2. Giant river otters
The Amazon is the home of the world’s largest otter. The Giant River Otter can grow up to 1,5 meters in length and lives in Central and South America. One of the most endangered animals on the Amazon (due to overzealous hunting), this rare sight can be found on a river cruise in Peru. Tambopata is one of the only places in the world where this fantastic creature can be seen.
Where can you go to spot a Giant River Otter?
If you have always wanted to have the chance to see Giant River Otters, your chance is at Tres Chimbadas Lake. This location is close to the Rainforest Expeditions’ lodges and is home to these animals. When you visit the oxbow lakes near Rainforest Expeditions lodges, you’ll get an unmatched opportunity to view every creature. After all, our guides are cautious and dedicated, ensuring you a peaceful habitat for these beautiful animals that might be shy.
3. Black Caiman
The Black Caiman is the largest predator in the Amazon Basin and are known for their black, scaly skin. They are usually found in the slow-moving rivers and lakes in the Amazon region as well as the floodplains of the Amazon Rainforest. They mostly hunt at night when their dark appearance matches that of both sky and water, making it virtually invisible from predators.
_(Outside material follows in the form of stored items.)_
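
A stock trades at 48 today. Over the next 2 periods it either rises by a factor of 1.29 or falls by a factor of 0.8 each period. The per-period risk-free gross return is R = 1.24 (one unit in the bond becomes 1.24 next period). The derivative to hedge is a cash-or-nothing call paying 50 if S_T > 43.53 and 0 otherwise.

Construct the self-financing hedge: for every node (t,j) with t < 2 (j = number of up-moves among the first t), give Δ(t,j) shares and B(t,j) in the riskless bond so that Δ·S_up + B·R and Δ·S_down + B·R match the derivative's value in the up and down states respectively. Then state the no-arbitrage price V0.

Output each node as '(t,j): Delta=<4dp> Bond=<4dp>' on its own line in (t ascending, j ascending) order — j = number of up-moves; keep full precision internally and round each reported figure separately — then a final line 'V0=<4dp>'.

(0,0): Delta=0.1749 Bond=23.7826
(1,0): Delta=2.6573 Bond=-65.8328
(1,1): Delta=0.0000 Bond=40.3226
V0=32.1796

Under the risk-neutral measure, an up-move has probability p* = (R−d)/(u−d) = 0.8980 and values discount at R = 1.24.
Terminal values V(2,·): V(2,0)=0.0000, V(2,1)=50.0000, V(2,2)=50.0000
  t=1,j=0: stock 38.4000 → up 49.5360 (V=50.0000), down 30.7200 (V=0.0000). Price 36.2080; hedge Δ=2.6573, bond B=-65.8328.
  t=1,j=1: stock 61.9200 → up 79.8768 (V=50.0000), down 49.5360 (V=50.0000). Price 40.3226; hedge Δ=0.0000, bond B=40.3226.
  t=0,j=0: stock 48.0000 → up 61.9200 (V=40.3226), down 38.4000 (V=36.2080). Price 32.1796; hedge Δ=0.1749, bond B=23.7826.
Check: Δ(0,0)·S0 + B(0,0) = 32.1796 = V0.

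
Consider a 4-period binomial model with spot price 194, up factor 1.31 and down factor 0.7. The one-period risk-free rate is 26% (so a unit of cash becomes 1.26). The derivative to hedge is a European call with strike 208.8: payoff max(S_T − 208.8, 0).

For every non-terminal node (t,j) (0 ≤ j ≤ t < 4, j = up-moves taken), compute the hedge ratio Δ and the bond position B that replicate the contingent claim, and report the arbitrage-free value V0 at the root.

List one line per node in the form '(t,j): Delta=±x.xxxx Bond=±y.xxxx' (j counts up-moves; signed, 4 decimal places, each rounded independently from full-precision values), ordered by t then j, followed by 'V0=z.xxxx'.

(0,0): Delta=0.9540 Bond=-73.1992
(1,0): Delta=0.6183 Bond=-46.6508
(1,1): Delta=0.9700 Bond=-96.3006
(2,0): Delta=0.0000 Bond=0.0000
(2,1): Delta=0.6478 Bond=-64.0282
(2,2): Delta=0.9854 Bond=-126.4558
(3,0): Delta=0.0000 Bond=0.0000
(3,1): Delta=0.0000 Bond=0.0000
(3,2): Delta=0.6788 Bond=-87.8787
(3,3): Delta=1.0000 Bond=-165.7143
V0=111.8745

Under the risk-neutral measure, an up-move has probability p* = (R−d)/(u−d) = 0.9180 and values discount at R = 1.26.
Payoff layer (t=4): V(4,0)=0.0000, V(4,1)=0.0000, V(4,2)=0.0000, V(4,3)=96.4908, V(4,4)=362.5298
(3,0): S=66.5420. Δ = (V_up−V_dn)/(S_up−S_dn) = (0.0000−0.0000)/(87.1700−46.5794) = 0.0000. V = [p*·0.0000 + (1−p*)·0.0000]/1.26 = 0.0000. B = V − Δ·S = 0.0000.
(3,1): S=124.5286. Δ = (V_up−V_dn)/(S_up−S_dn) = (0.0000−0.0000)/(163.1325−87.1700) = 0.0000. V = [p*·0.0000 + (1−p*)·0.0000]/1.26 = 0.0000. B = V − Δ·S = 0.0000.
(3,2): S=233.0464. Δ = (V_up−V_dn)/(S_up−S_dn) = (96.4908−0.0000)/(305.2908−163.1325) = 0.6788. V = [p*·96.4908 + (1−p*)·0.0000]/1.26 = 70.3029. B = V − Δ·S = -87.8787.
(3,3): S=436.1297. Δ = (V_up−V_dn)/(S_up−S_dn) = (362.5298−96.4908)/(571.3298−305.2908) = 1.0000. V = [p*·362.5298 + (1−p*)·96.4908]/1.26 = 270.4154. B = V − Δ·S = -165.7143.
(2,0): S=95.0600. Δ = (V_up−V_dn)/(S_up−S_dn) = (0.0000−0.0000)/(124.5286−66.5420) = 0.0000. V = [p*·0.0000 + (1−p*)·0.0000]/1.26 = 0.0000. B = V − Δ·S = 0.0000.
(2,1): S=177.8980. Δ = (V_up−V_dn)/(S_up−S_dn) = (70.3029−0.0000)/(233.0464−124.5286) = 0.6478. V = [p*·70.3029 + (1−p*)·0.0000]/1.26 = 51.2225. B = V − Δ·S = -64.0282.
(2,2): S=332.9234. Δ = (V_up−V_dn)/(S_up−S_dn) = (270.4154−70.3029)/(436.1297−233.0464) = 0.9854. V = [p*·270.4154 + (1−p*)·70.3029]/1.26 = 201.5974. B = V − Δ·S = -126.4558.
(1,0): S=135.8000. Δ = (V_up−V_dn)/(S_up−S_dn) = (51.2225−0.0000)/(177.8980−95.0600) = 0.6183. V = [p*·51.2225 + (1−p*)·0.0000]/1.26 = 37.3206. B = V − Δ·S = -46.6508.
(1,1): S=254.1400. Δ = (V_up−V_dn)/(S_up−S_dn) = (201.5974−51.2225)/(332.9234−177.8980) = 0.9700. V = [p*·201.5974 + (1−p*)·51.2225]/1.26 = 150.2155. B = V − Δ·S = -96.3006.
(0,0): S=194.0000. Δ = (V_up−V_dn)/(S_up−S_dn) = (150.2155−37.3206)/(254.1400−135.8000) = 0.9540. V = [p*·150.2155 + (1−p*)·37.3206]/1.26 = 111.8745. B = V − Δ·S = -73.1992.
Each (Δ,B) replicates both successor values, so the strategy is self-financing and V0 is arbitrage-free.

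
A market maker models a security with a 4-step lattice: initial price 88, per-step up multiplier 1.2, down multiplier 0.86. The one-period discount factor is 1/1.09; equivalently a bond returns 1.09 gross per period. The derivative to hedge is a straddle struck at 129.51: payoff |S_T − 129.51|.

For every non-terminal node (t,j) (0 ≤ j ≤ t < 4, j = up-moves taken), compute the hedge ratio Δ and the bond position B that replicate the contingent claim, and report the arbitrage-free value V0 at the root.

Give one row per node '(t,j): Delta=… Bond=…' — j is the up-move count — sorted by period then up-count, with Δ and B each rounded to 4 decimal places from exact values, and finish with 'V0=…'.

(0,0): Delta=-0.1449 Bond=32.9311
(1,0): Delta=-0.9621 Bond=97.7441
(1,1): Delta=0.1352 Bond=6.3149
(2,0): Delta=-1.0000 Bond=109.0060
(2,1): Delta=-0.9491 Bond=105.3622
(2,2): Delta=0.5069 Bond=-40.2154
(3,0): Delta=-1.0000 Bond=118.8165
(3,1): Delta=-1.0000 Bond=118.8165
(3,2): Delta=-0.9317 Bond=112.9453
(3,3): Delta=1.0000 Bond=-118.8165
V0=20.1815

The replicating-portfolio and risk-neutral prices coincide; use p* = (1.09−0.86)/(1.2−0.86) = 0.6765 for the latter.
Terminal values V(4,·): V(4,0)=81.3733, V(4,1)=62.3425, V(4,2)=35.7879, V(4,3)=1.2650, V(4,4)=52.9668
Node (3,0) S=55.9729: V=(p*·62.3425+(1−p*)·81.3733)/1.09=62.8436; Δ=(62.3425−81.3733)/(67.1675−48.1367)=-1.0000; B=V−Δ·S=118.8165
Node (3,1) S=78.1018: V=(p*·35.7879+(1−p*)·62.3425)/1.09=40.7148; Δ=(35.7879−62.3425)/(93.7221−67.1675)=-1.0000; B=V−Δ·S=118.8165
Node (3,2) S=108.9792: V=(p*·1.2650+(1−p*)·35.7879)/1.09=11.4075; Δ=(1.2650−35.7879)/(130.7750−93.7221)=-0.9317; B=V−Δ·S=112.9453
Node (3,3) S=152.0640: V=(p*·52.9668+(1−p*)·1.2650)/1.09=33.2475; Δ=(52.9668−1.2650)/(182.4768−130.7750)=1.0000; B=V−Δ·S=-118.8165
Node (2,0) S=65.0848: V=(p*·40.7148+(1−p*)·62.8436)/1.09=43.9212; Δ=(40.7148−62.8436)/(78.1018−55.9729)=-1.0000; B=V−Δ·S=109.0060
Node (2,1) S=90.8160: V=(p*·11.4075+(1−p*)·40.7148)/1.09=19.1645; Δ=(11.4075−40.7148)/(108.9792−78.1018)=-0.9491; B=V−Δ·S=105.3622
Node (2,2) S=126.7200: V=(p*·33.2475+(1−p*)·11.4075)/1.09=24.0198; Δ=(33.2475−11.4075)/(152.0640−108.9792)=0.5069; B=V−Δ·S=-40.2154
Node (1,0) S=75.6800: V=(p*·19.1645+(1−p*)·43.9212)/1.09=24.9303; Δ=(19.1645−43.9212)/(90.8160−65.0848)=-0.9621; B=V−Δ·S=97.7441
Node (1,1) S=105.6000: V=(p*·24.0198+(1−p*)·19.1645)/1.09=20.5954; Δ=(24.0198−19.1645)/(126.7200−90.8160)=0.1352; B=V−Δ·S=6.3149
Node (0,0) S=88.0000: V=(p*·20.5954+(1−p*)·24.9303)/1.09=20.1815; Δ=(20.5954−24.9303)/(105.6000−75.6800)=-0.1449; B=V−Δ·S=32.9311
Root portfolio cost Δ·88+B reproduces V0=20.1815.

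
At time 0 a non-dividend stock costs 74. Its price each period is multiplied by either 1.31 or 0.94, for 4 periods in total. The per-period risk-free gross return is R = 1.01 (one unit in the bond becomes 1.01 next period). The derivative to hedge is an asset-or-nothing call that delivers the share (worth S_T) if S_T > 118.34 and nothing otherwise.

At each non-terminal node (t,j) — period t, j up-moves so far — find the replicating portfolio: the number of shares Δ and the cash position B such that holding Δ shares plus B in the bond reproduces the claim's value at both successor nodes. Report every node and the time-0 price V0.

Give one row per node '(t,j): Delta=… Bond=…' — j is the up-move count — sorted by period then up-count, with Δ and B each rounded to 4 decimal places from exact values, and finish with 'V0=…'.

(0,0): Delta=0.4974 Bond=-33.2390
(1,0): Delta=0.2132 Bond=-13.8016
(1,1): Delta=1.3714 Bond=-118.2991
(2,0): Delta=0.0000 Bond=0.0000
(2,1): Delta=0.8688 Bond=-73.6806
(2,2): Delta=2.9171 Bond=-315.7740
(3,0): Delta=0.0000 Bond=0.0000
(3,1): Delta=0.0000 Bond=0.0000
(3,2): Delta=3.5405 Bond=-393.3492
(3,3): Delta=1.0000 Bond=0.0000
V0=3.5686

The replicating-portfolio and risk-neutral prices coincide; use p* = (1.01−0.94)/(1.31−0.94) = 0.1892 for the latter.
Terminal values V(4,·): V(4,0)=0.0000, V(4,1)=0.0000, V(4,2)=0.0000, V(4,3)=156.3772, V(4,4)=217.9299
(3,0): S=61.4632. Δ = (V_up−V_dn)/(S_up−S_dn) = (0.0000−0.0000)/(80.5168−57.7754) = 0.0000. V = [p*·0.0000 + (1−p*)·0.0000]/1.01 = 0.0000. B = V − Δ·S = 0.0000.
(3,1): S=85.6562. Δ = (V_up−V_dn)/(S_up−S_dn) = (0.0000−0.0000)/(112.2096−80.5168) = 0.0000. V = [p*·0.0000 + (1−p*)·0.0000]/1.01 = 0.0000. B = V − Δ·S = 0.0000.
(3,2): S=119.3719. Δ = (V_up−V_dn)/(S_up−S_dn) = (156.3772−0.0000)/(156.3772−112.2096) = 3.5405. V = [p*·156.3772 + (1−p*)·0.0000]/1.01 = 29.2920. B = V − Δ·S = -393.3492.
(3,3): S=166.3587. Δ = (V_up−V_dn)/(S_up−S_dn) = (217.9299−156.3772)/(217.9299−156.3772) = 1.0000. V = [p*·217.9299 + (1−p*)·156.3772]/1.01 = 166.3587. B = V − Δ·S = 0.0000.
(2,0): S=65.3864. Δ = (V_up−V_dn)/(S_up−S_dn) = (0.0000−0.0000)/(85.6562−61.4632) = 0.0000. V = [p*·0.0000 + (1−p*)·0.0000]/1.01 = 0.0000. B = V − Δ·S = 0.0000.
(2,1): S=91.1236. Δ = (V_up−V_dn)/(S_up−S_dn) = (29.2920−0.0000)/(119.3719−85.6562) = 0.8688. V = [p*·29.2920 + (1−p*)·0.0000]/1.01 = 5.4869. B = V − Δ·S = -73.6806.
(2,2): S=126.9914. Δ = (V_up−V_dn)/(S_up−S_dn) = (166.3587−29.2920)/(166.3587−119.3719) = 2.9171. V = [p*·166.3587 + (1−p*)·29.2920]/1.01 = 54.6767. B = V − Δ·S = -315.7740.
(1,0): S=69.5600. Δ = (V_up−V_dn)/(S_up−S_dn) = (5.4869−0.0000)/(91.1236−65.3864) = 0.2132. V = [p*·5.4869 + (1−p*)·0.0000]/1.01 = 1.0278. B = V − Δ·S = -13.8016.
(1,1): S=96.9400. Δ = (V_up−V_dn)/(S_up−S_dn) = (54.6767−5.4869)/(126.9914−91.1236) = 1.3714. V = [p*·54.6767 + (1−p*)·5.4869]/1.01 = 14.6466. B = V − Δ·S = -118.2991.
(0,0): S=74.0000. Δ = (V_up−V_dn)/(S_up−S_dn) = (14.6466−1.0278)/(96.9400−69.5600) = 0.4974. V = [p*·14.6466 + (1−p*)·1.0278]/1.01 = 3.5686. B = V − Δ·S = -33.2390.
Root portfolio cost Δ·74+B reproduces V0=3.5686.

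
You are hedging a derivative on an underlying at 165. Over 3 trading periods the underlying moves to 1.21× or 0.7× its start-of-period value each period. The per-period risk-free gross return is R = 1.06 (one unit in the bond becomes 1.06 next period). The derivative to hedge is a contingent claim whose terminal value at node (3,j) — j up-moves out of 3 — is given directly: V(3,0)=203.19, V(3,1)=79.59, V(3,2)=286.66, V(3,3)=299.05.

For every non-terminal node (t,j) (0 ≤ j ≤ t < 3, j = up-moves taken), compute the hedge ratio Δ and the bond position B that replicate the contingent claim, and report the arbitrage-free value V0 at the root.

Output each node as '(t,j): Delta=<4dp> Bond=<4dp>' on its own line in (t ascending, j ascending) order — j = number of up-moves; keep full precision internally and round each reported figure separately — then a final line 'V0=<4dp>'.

(0,0): Delta=0.8616 Bond=68.5532
(1,0): Delta=1.7587 Bond=-30.9561
(1,1): Delta=0.6453 Bond=115.8425
(2,0): Delta=-2.9976 Bond=351.7331
(2,1): Delta=2.9052 Bond=-193.0413
(2,2): Delta=0.1006 Bond=254.3907
V0=210.7121

Risk-neutral probability p* = (R−d)/(u−d) = (1.06−0.7)/(1.21−0.7) = 0.7059.
At expiry t=3: V(3,0)=203.1900, V(3,1)=79.5900, V(3,2)=286.6600, V(3,3)=299.0500
Node (2,0) S=80.8500: V=(p*·79.5900+(1−p*)·203.1900)/1.06=109.3801; Δ=(79.5900−203.1900)/(97.8285−56.5950)=-2.9976; B=V−Δ·S=351.7331
Node (2,1) S=139.7550: V=(p*·286.6600+(1−p*)·79.5900)/1.06=212.9784; Δ=(286.6600−79.5900)/(169.1035−97.8285)=2.9052; B=V−Δ·S=-193.0413
Node (2,2) S=241.5765: V=(p*·299.0500+(1−p*)·286.6600)/1.06=278.6848; Δ=(299.0500−286.6600)/(292.3076−169.1035)=0.1006; B=V−Δ·S=254.3907
Node (1,0) S=115.5000: V=(p*·212.9784+(1−p*)·109.3801)/1.06=172.1776; Δ=(212.9784−109.3801)/(139.7550−80.8500)=1.7587; B=V−Δ·S=-30.9561
Node (1,1) S=199.6500: V=(p*·278.6848+(1−p*)·212.9784)/1.06=244.6787; Δ=(278.6848−212.9784)/(241.5765−139.7550)=0.6453; B=V−Δ·S=115.8425
Node (0,0) S=165.0000: V=(p*·244.6787+(1−p*)·172.1776)/1.06=210.7121; Δ=(244.6787−172.1776)/(199.6500−115.5000)=0.8616; B=V−Δ·S=68.5532
Root portfolio cost Δ·165+B reproduces V0=210.7121.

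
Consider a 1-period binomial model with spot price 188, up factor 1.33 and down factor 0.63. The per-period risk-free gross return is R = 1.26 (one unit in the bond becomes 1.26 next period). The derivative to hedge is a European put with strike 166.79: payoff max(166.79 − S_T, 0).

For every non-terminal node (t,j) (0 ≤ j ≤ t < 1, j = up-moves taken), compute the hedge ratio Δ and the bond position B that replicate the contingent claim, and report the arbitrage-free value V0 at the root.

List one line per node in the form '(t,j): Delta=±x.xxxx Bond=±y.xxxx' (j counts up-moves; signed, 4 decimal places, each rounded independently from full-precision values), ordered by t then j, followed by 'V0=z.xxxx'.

Risk-neutral probability p* = (R−d)/(u−d) = (1.26−0.63)/(1.33−0.63) = 0.9000.
Terminal payoffs: V(1,0)=48.3500, V(1,1)=0.0000
Node (0,0) S=188.0000: V=(p*·0.0000+(1−p*)·48.3500)/1.26=3.8373; Δ=(0.0000−48.3500)/(250.0400−118.4400)=-0.3674; B=V−Δ·S=72.9087
Each (Δ,B) replicates both successor values, so the strategy is self-financing and V0 is arbitrage-free.

(0,0): Delta=-0.3674 Bond=72.9087
V0=3.8373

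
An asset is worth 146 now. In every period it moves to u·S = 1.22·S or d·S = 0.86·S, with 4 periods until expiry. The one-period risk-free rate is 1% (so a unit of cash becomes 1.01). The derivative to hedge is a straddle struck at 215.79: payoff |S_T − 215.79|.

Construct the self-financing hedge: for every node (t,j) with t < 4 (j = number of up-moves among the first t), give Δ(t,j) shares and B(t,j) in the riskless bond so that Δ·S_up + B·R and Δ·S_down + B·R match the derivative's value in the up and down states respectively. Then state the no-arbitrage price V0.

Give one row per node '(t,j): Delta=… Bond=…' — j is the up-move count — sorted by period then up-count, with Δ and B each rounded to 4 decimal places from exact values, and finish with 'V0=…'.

(0,0): Delta=-0.6080 Bond=160.3392
(1,0): Delta=-0.9081 Bond=199.6153
(1,1): Delta=-0.3119 Bond=109.2009
(2,0): Delta=-1.0000 Bond=211.5381
(2,1): Delta=-0.8173 Bond=187.7142
(2,2): Delta=0.1869 Bond=1.9030
(3,0): Delta=-1.0000 Bond=213.6535
(3,1): Delta=-1.0000 Bond=213.6535
(3,2): Delta=-0.6371 Bond=155.9044
(3,3): Delta=1.0000 Bond=-213.6535
V0=71.5663

Risk-neutral probability p* = (R−d)/(u−d) = (1.01−0.86)/(1.22−0.86) = 0.4167.
At expiry t=4: V(4,0)=135.9268, V(4,1)=102.4957, V(4,2)=55.0702, V(4,3)=12.2079, V(4,4)=107.6488
  t=3,j=0: stock 92.8642 → up 113.2943 (V=102.4957), down 79.8632 (V=135.9268). Price 120.7893; hedge Δ=-1.0000, bond B=213.6535.
  t=3,j=1: stock 131.7376 → up 160.7198 (V=55.0702), down 113.2943 (V=102.4957). Price 81.9159; hedge Δ=-1.0000, bond B=213.6535.
  t=3,j=2: stock 186.8835 → up 227.9979 (V=12.2079), down 160.7198 (V=55.0702). Price 36.8425; hedge Δ=-0.6371, bond B=155.9044.
  t=3,j=3: stock 265.1138 → up 323.4388 (V=107.6488), down 227.9979 (V=12.2079). Price 51.4603; hedge Δ=1.0000, bond B=-213.6535.
  t=2,j=0: stock 107.9816 → up 131.7376 (V=81.9159), down 92.8642 (V=120.7893). Price 103.5565; hedge Δ=-1.0000, bond B=211.5381.
  t=2,j=1: stock 153.1832 → up 186.8835 (V=36.8425), down 131.7376 (V=81.9159). Price 62.5102; hedge Δ=-0.8173, bond B=187.7142.
  t=2,j=2: stock 217.3064 → up 265.1138 (V=51.4603), down 186.8835 (V=36.8425). Price 42.5082; hedge Δ=0.1869, bond B=1.9030.
  t=1,j=0: stock 125.5600 → up 153.1832 (V=62.5102), down 107.9816 (V=103.5565). Price 85.5979; hedge Δ=-0.9081, bond B=199.6153.
  t=1,j=1: stock 178.1200 → up 217.3064 (V=42.5082), down 153.1832 (V=62.5102). Price 53.6396; hedge Δ=-0.3119, bond B=109.2009.
  t=0,j=0: stock 146.0000 → up 178.1200 (V=53.6396), down 125.5600 (V=85.5979). Price 71.5663; hedge Δ=-0.6080, bond B=160.3392.
Root portfolio cost Δ·146+B reproduces V0=71.5663.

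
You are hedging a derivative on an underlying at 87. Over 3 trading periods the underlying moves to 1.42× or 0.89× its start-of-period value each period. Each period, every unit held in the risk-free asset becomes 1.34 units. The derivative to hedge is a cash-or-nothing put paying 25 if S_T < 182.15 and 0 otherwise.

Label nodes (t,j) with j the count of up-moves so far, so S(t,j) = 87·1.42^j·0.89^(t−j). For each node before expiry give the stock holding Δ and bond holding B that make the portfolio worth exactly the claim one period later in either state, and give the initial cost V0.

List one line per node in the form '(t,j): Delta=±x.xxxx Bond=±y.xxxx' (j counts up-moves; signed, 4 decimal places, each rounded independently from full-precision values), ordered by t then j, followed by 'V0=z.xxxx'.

(0,0): Delta=-0.2177 Bond=22.9683
(1,0): Delta=0.0000 Bond=13.9229
(1,1): Delta=-0.2419 Bond=33.7739
(2,0): Delta=0.0000 Bond=18.6567
(2,1): Delta=0.0000 Bond=18.6567
(2,2): Delta=-0.2689 Bond=49.9859
V0=4.0306

Under the risk-neutral measure, an up-move has probability p* = (R−d)/(u−d) = 0.8491 and values discount at R = 1.34.
Payoff layer (t=3): V(3,0)=25.0000, V(3,1)=25.0000, V(3,2)=25.0000, V(3,3)=0.0000
Node (2,0) S=68.9127: V=(p*·25.0000+(1−p*)·25.0000)/1.34=18.6567; Δ=(25.0000−25.0000)/(97.8560−61.3323)=0.0000; B=V−Δ·S=18.6567
Node (2,1) S=109.9506: V=(p*·25.0000+(1−p*)·25.0000)/1.34=18.6567; Δ=(25.0000−25.0000)/(156.1299−97.8560)=0.0000; B=V−Δ·S=18.6567
Node (2,2) S=175.4268: V=(p*·0.0000+(1−p*)·25.0000)/1.34=2.8161; Δ=(0.0000−25.0000)/(249.1061−156.1299)=-0.2689; B=V−Δ·S=49.9859
Node (1,0) S=77.4300: V=(p*·18.6567+(1−p*)·18.6567)/1.34=13.9229; Δ=(18.6567−18.6567)/(109.9506−68.9127)=0.0000; B=V−Δ·S=13.9229
Node (1,1) S=123.5400: V=(p*·2.8161+(1−p*)·18.6567)/1.34=3.8859; Δ=(2.8161−18.6567)/(175.4268−109.9506)=-0.2419; B=V−Δ·S=33.7739
Node (0,0) S=87.0000: V=(p*·3.8859+(1−p*)·13.9229)/1.34=4.0306; Δ=(3.8859−13.9229)/(123.5400−77.4300)=-0.2177; B=V−Δ·S=22.9683
Self-financing check: at every node Δ·S+B equals the discounted successor values.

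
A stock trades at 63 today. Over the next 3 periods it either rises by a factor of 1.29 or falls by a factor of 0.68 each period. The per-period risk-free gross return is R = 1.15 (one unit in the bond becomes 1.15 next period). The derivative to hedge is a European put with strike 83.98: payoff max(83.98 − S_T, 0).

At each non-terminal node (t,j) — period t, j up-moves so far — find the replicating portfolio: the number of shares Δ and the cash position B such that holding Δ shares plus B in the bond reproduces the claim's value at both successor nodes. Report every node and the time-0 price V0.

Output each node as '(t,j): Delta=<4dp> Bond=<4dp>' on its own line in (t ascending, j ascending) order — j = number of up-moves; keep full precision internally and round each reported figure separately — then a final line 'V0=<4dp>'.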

It mostly preys on catfish, piranha, birds, turtles, and capybaras but some can grow large enough to kill tapirs, anacondas, jaguars, pumas and even humans!
Where can you go to spot a Black Caiman in the wild?
Cruise companies are one of the best operators to contact if you want to have a black caiman visit with you on the boat!
The Capybara is the world’s largest rodent. It’s cuter than expected at up to 50 kilograms when fully grown and its name comes from Tupi people who lived near Brazil’s coast. That’s because the Capybara can eat 8 pounds of grass per day. Its natural predators are jaguars, anacondas and caimans – though nowadays it’s humans who pose the biggest risk as the capybara’s skin and meat are commercially traded.
Where can you go to spot the Capybara?
Three out of every four visitors to Rainforest Expeditions will see the world’s largest rodent, the capybara! Traveling along the Tambopata River on your way to these lodges, you’ll experience one of the most biodiverse places in the entire world: The Amazon rainforest. Along with an array of wildlife on the riverbanks that you might spot, this enormous animal is one of the most commonly seen at Rainforest Expeditions.
Summary on Animals in the Amazon
Many people visit the Amazon Rainforest with the hope of seeing Jaguars, Anacondas, and Otters. The truth is that animals often disguise themselves to protect themselves from predators in the Amazon. To spot any wildlife you need to be very quiet and patient. One must remain calm and take in the beauty and magic of the ecosystem itself. What is certain is that one will see elements of the natural world that will never be forgotten.
We have listed 8 Top Amazona Animals to encounter, as well as the best operators to find them. The Amazon has been scientifically determined as one of seventeen “mega-biodiverse” hotspots within our planet’s existing terrestrial pattern, but it is impacted by deforestation, pollution, hunting and mining. Your choice of which tourism operator you support has an impact on these expiring habitats.